Aus Sicht des Verbraucherschutzes begründet sich das Leitbild des schutzbedürftigen Verbrauchers, weil dieser den Anbietern von Produkten und Dienstleistungen strukturell unterlegen ist. Der Verbraucher hat grundsätzlich zum einzelnen Kauf nicht das gleiche Fachwissen und die diesbezüglichen Überprüfungsressourcen wie der allenfalls international tätige Unternehmer, dessen tägliches Geschäft das jeweilige Feld ist. Zwischen Unternehmer und Verbraucher besteht also eine gewisse „Ungleichsgewichtslage“ und ein Macht- und Informationsgefälle, welches durch das Verbraucherrecht ausgeglichen werden soll. Dieses Leitbild beim Verbraucher (mangelnde Rechtskenntnis, wirtschaftliche Unterlegenheit, psychologische Hindernisse, unübersehbares Warenangebot) hat sich auch in der Arbeit des Gesetzgebers weitgehend durchgesetzt.
Im deutschen Recht gibt es kein gesondertes „Verbraucherschutzgesetz“, das alle Fragen des Verbraucherrechts regeln würde. Rechtsnormen, die hauptsächlich oder „nebenbei“ Zielen des Verbraucherschutzes dienen, gibt es in sehr vielen Einzelgesetzen. Oft überschneidet sich die Zielsetzung des Verbraucherschutzes auch mit anderen Zielsetzungen. Dies liegt daran, dass der Konsument nur in bestimmten sozialen Zusammenhängen als „Verbraucher“ betrachtet wird. Die gleichen Personen können der gleichen Gefährdung auch in einem anderen Zusammenhang ausgesetzt sein, z. B. als Arbeitnehmer. Eine Vorschrift, die den Umgang mit einer Chemikalie regelt, kann deswegen sowohl dem Arbeitsschutz dienen als auch dem Verbraucherschutz und womöglich auch noch dem Umweltschutz. Als Rechtsgebiet ist der Verbraucherschutz nicht eindeutig abgrenzbar. Die folgende Aufzählung von Verbraucherschutzvorschriften des deutschen Rechts ist deshalb nicht abschließend und enthält insbesondere im öffentlichen Recht auch Normen, die zugleich andere Zielsetzungen verfolgen.

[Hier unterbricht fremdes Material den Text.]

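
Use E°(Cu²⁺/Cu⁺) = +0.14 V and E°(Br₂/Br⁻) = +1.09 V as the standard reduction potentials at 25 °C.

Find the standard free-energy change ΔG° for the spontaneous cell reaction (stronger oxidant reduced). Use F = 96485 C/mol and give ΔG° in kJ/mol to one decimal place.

Br₂/Br⁻ (E° = +1.09 V) is the cathode; Cu²⁺/Cu⁺ (E° = +0.14 V) is the anode, so E°cell = +0.95 V.
Balancing electrons gives n = 2 (lcm of 2 and 1).
ΔG° = −nFE° = −(2)(96485)(+0.95) = -183,322 J = -183.3 kJ/mol.

-183.3 kJ/mol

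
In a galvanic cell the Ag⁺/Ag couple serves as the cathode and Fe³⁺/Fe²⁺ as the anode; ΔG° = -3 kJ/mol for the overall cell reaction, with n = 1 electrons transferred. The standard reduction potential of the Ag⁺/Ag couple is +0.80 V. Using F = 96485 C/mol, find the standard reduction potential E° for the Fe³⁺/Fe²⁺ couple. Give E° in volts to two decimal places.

+0.77 V

E°cell = −ΔG°/(nF) = −(-3×10³)/((1)(96485)) = +0.031 V.
Since Ag⁺/Ag is the cathode and Fe³⁺/Fe²⁺ the anode, E°cell = E°(Ag⁺/Ag) − E°(Fe³⁺/Fe²⁺).
So E°(Fe³⁺/Fe²⁺) = E°(Ag⁺/Ag) − E°cell = (+0.80) − (+0.031) = +0.77 V.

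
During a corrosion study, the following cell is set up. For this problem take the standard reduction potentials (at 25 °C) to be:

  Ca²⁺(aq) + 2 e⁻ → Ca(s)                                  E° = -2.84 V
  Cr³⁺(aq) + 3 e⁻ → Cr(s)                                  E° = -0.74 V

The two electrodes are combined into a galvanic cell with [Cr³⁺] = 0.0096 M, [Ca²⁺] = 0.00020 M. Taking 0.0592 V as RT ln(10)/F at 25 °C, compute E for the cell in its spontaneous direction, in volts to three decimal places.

+2.170 V

Cr³⁺/Cr is the cathode (higher E°), Ca²⁺/Ca the anode: E°cell = -0.74 − (-2.84) = +2.10 V, n = 6.
Overall: 2 Cr³⁺(aq) + 3 Ca(s) → 2 Cr(s) + 3 Ca²⁺(aq)
Q = [Ca²⁺]^3 / ([Cr³⁺]^2); log Q = -7.061.
E = E° − (0.0592/n) log Q = +2.10 − (0.0592/6)(-7.061) = +2.170 V.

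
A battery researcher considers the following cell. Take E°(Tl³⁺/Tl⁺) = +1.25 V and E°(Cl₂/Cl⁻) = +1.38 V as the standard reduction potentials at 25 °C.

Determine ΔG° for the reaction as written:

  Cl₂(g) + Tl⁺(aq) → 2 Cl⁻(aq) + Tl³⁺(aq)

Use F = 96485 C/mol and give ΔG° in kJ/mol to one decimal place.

-25.1 kJ/mol

As written, Cl₂/Cl⁻ is reduced (cathode) and Tl³⁺/Tl⁺ is oxidised (anode), so E°cell = (+1.38) − (+1.25) = +0.13 V.
Balancing electrons gives n = 2.
ΔG° = −nFE° = −(2)(96485)(+0.13) = -25,086 J = -25.1 kJ/mol.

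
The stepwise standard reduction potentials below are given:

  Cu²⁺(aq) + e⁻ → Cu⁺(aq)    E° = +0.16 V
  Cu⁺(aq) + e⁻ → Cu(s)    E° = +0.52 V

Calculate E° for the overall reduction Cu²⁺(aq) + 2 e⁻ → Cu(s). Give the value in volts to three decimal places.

+0.340 V

Adding the free-energy changes (−nFE°) of the two steps gives −n₃FE°₃ = −n₁FE°₁ − n₂FE°₂.
E°₃ = (1×+0.16 + 1×+0.52) / 2 = (+0.680) / 2 = +0.340 V.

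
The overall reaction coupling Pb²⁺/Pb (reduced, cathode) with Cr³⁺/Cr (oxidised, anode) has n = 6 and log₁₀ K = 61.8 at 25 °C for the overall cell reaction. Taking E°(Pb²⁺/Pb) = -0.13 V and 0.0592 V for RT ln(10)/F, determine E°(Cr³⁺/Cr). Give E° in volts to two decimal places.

-0.74 V

E°cell = (0.0592/n)·log K = (0.0592/6)(61.8) = +0.610 V.
Since Pb²⁺/Pb is the cathode and Cr³⁺/Cr the anode, E°cell = E°(Pb²⁺/Pb) − E°(Cr³⁺/Cr).
So E°(Cr³⁺/Cr) = E°(Pb²⁺/Pb) − E°cell = (-0.13) − (+0.610) = -0.74 V.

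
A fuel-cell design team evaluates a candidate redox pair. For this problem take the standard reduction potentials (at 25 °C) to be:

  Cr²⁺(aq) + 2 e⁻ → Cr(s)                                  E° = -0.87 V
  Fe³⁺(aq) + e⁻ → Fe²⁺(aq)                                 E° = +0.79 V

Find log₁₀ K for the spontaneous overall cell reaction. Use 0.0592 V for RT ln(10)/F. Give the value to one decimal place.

Cathode: Fe³⁺/Fe²⁺; anode: Cr²⁺/Cr. E°cell = +1.66 V, n = 2.
log K = nE°cell / 0.0592 = (2)(+1.66) / 0.0592 = 56.1.

56.1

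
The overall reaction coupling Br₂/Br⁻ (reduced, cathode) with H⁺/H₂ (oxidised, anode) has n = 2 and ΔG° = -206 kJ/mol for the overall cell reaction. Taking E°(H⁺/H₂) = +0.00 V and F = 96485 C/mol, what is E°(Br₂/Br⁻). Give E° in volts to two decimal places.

+1.07 V

E°cell = −ΔG°/(nF) = −(-206×10³)/((2)(96485)) = +1.068 V.
Since Br₂/Br⁻ is the cathode and H⁺/H₂ the anode, E°cell = E°(Br₂/Br⁻) − E°(H⁺/H₂).
So E°(Br₂/Br⁻) = E°cell + E°(H⁺/H₂) = +1.068 + (+0.00) = +1.07 V.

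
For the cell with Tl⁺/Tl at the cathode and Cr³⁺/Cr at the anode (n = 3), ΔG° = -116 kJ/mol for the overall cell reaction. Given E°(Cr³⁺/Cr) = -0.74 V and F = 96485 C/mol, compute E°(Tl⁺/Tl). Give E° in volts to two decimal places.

-0.34 V

E°cell = −ΔG°/(nF) = −(-116×10³)/((3)(96485)) = +0.401 V.
Since Tl⁺/Tl is the cathode and Cr³⁺/Cr the anode, E°cell = E°(Tl⁺/Tl) − E°(Cr³⁺/Cr).
So E°(Tl⁺/Tl) = E°cell + E°(Cr³⁺/Cr) = +0.401 + (-0.74) = -0.34 V.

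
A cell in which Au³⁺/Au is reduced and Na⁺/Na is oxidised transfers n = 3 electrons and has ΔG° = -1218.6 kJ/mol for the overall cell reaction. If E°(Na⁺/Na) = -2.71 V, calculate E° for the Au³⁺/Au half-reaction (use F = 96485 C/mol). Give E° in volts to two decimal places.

+1.50 V

E°cell = −ΔG°/(nF) = −(-1218.6×10³)/((3)(96485)) = +4.210 V.
Since Au³⁺/Au is the cathode and Na⁺/Na the anode, E°cell = E°(Au³⁺/Au) − E°(Na⁺/Na).
So E°(Au³⁺/Au) = E°cell + E°(Na⁺/Na) = +4.210 + (-2.71) = +1.50 V.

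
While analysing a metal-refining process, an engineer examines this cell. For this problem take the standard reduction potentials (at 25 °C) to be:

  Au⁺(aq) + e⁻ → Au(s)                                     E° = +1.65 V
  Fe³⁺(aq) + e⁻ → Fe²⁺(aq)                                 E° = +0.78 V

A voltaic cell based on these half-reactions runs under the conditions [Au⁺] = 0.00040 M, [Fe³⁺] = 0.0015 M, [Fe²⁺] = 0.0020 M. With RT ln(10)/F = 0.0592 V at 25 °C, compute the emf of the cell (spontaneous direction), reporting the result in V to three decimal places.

+0.676 V

Au⁺/Au is the cathode (higher E°), Fe³⁺/Fe²⁺ the anode: E°cell = +1.65 − (+0.78) = +0.87 V, n = 1.
Overall: Au⁺(aq) + Fe²⁺(aq) → Au(s) + Fe³⁺(aq)
Q = [Fe³⁺] / ([Au⁺]·[Fe²⁺]); log Q = 3.273.
E = E° − (0.0592/n) log Q = +0.87 − (0.0592/1)(3.273) = +0.676 V.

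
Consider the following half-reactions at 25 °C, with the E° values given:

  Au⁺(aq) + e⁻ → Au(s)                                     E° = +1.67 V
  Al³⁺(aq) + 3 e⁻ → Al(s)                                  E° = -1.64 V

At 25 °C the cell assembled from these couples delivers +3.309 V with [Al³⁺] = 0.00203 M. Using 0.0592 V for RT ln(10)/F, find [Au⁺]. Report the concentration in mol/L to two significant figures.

0.12 M

Au⁺/Au is the cathode, Al³⁺/Al the anode: E°cell = +3.31 V, n = 3.
Overall reaction: 3 Au⁺(aq) + Al(s) → 3 Au(s) + Al³⁺(aq); Q = [Al³⁺]^1/[Au⁺]^3.
From E = E° − (0.0592/n) log Q: log Q = (E° − E)·n/0.0592 = (+3.31 − (+3.309))·3/0.0592 = 0.0507.
So 3·log[Au⁺] = 1·log(0.00203) − log Q = -2.6925 − (0.0507) = -2.7432; log[Au⁺] = -2.7432 / 3 = -0.9144; [Au⁺] = 10^(-0.9144) ≈ 0.12 M.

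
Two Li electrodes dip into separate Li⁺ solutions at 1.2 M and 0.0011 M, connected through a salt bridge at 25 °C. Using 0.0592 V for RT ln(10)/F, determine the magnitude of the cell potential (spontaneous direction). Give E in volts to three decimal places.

+0.180 V

For a concentration cell E°cell = 0. The 1.2 M side is the cathode (reduction is favoured where [Li⁺] is higher).
With n = 1, E = −(0.0592/1) log([Li⁺]ₐₙ/[Li⁺]꜀ₐₜ) = −(0.0592/1) log(0.0011/1.2) = −(0.0592/1)(-3.038) = +0.180 V.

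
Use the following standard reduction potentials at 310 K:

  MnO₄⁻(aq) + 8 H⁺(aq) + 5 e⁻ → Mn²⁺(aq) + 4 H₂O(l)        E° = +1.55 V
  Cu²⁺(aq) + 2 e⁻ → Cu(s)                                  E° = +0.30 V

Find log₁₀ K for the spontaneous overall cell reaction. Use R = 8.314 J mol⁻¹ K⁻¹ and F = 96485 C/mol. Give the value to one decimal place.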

Im Bürgerlichen Gesetzbuch (BGB) gehören dazu die Regelungen zu unbestellten Leistungen (§§ 241a), die Vorschriften über die Grundsätze bei Verbraucherverträgen und besondere Vertriebsformen (§§ 312, bis 312k), die Regelungen zum Widerrufsrecht bei Verbraucherverträgen (§ 355, bis 361), die Vorschriften zum Verbrauchsgüterkauf (§§ 474 bis 479), zu Teilzeit-Wohnrechteverträgen, Verträgen über langfristige Urlaubsprodukte, Vermittlungsverträgen und Tauschsystemverträgen (§§ 481 bis 487), zu Verbraucherdarlehnsverträgen (§§ 491 bis 505), ebenso die Regelungen über Finanzierungshilfen zwischen einem Unternehmer und einem Verbraucher (§§ 506 bis 509) und über Ratenlieferverträge (§ 510) sowie Vorschriften zur Unabdingbarkeit und Anwendung auf Existenzgründer Verbraucher (§§ 511 bis 512), die Regelungen zur Vermittlung von Verbraucherdarlehensverträgen (§§ 655a bis 655e), zu Gewinnzusagen (§§ 661a), zu Wertstellungsdatum und Verfügbarkeit von Geldbeträgen (§§ 675t). Auch die Vorschriften zum Mieterschutz im Wohnraummietrecht (§§ 549 bis 577a) zählen zum Verbraucherrecht im weiteren Sinn. Viele weitere Vorschriften des Bürgerlichen Rechts lassen sich nicht eindeutig dem Verbraucherschutz zuordnen, weil sie den Ausgleich typischer Interessengegensätze zwischen Vertragsparteien bezwecken und damit nicht ausschließlich Schutznormen zugunsten des Verbrauchers sind, sondern generell den Vertragspartner schützen wollen. Zu diesen Vorschriften gehören z. B. diejenigen über Allgemeine Geschäftsbedingungen (§§ 305 bis 310).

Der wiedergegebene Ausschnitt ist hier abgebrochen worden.